Architecture and Art. In Romanesque style, with the façade and sides in tuff, three naves and three apses, the crypt and raised presbytery, the church was consecrated by the Bishop Ognibene in 1164. The façade has simple lines, with small arches on top, a double lancet window and lateral windows; the door is square and made from reed marble. It dates from the beginning of the XV century. Above the door there is a noteworthy prostyle.
On the right side of the church there is a surviving wall of a beautiful Romanesque cloister and square bell tower, which is Romanesque on the lower part and eighteenth century on the upper part.
Adjacent to the wall of the church and college, there are stems, plaques and sepulchre seals. Inside, the baroque altars of the lower church and the central altar of the upper church are worthy of attention, along with the renaissance baptistery and a St. John, by D. Brusasorzi.
The crypt. Extremely beautiful and recently restored, the crypt occupies the lower space of the church.
The front part is the oldest, dating from the IX century, and has a square floor plan with eight columns, while the rear part is in Romanesque style (XII century) with crossed vaulted ceilings and the traditional three naves.
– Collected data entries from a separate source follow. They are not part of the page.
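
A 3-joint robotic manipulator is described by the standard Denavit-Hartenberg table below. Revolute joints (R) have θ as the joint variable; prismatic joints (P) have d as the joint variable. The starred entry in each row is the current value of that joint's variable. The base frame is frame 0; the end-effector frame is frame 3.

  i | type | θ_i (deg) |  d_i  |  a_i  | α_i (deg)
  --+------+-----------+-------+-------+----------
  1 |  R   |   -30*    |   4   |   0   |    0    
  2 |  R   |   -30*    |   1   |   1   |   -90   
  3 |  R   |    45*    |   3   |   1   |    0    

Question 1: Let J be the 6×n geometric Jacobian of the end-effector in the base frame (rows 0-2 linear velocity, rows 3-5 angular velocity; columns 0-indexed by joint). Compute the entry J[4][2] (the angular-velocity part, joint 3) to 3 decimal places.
axis z_2 = (0.8660,0.5000,0.0000); lever o_n−o_2 = (2.9516,0.8876,-0.7071)
cross product → J_v[:, 2] = (-0.3536,0.6124,-0.7071)
J_ω[:, 2] = z_2
entry J[4][2] = 0.5000

0.500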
ON the right hand side, the remains of several seriously damaged frescoes can still be seen. The crypt contains two beautiful sarcophagus of Greek marble from early Christian times. The largest one, according to tradition, contains the relics of Saints Simon and Giuda Taddeo, whose effigies can be seen on cover. The second sarcophagus is decorated with undulated grooves; on the side, Saints Peter and Paul can be seen, while in the middle, on a shell, the half bust depicting two spouses can be seen.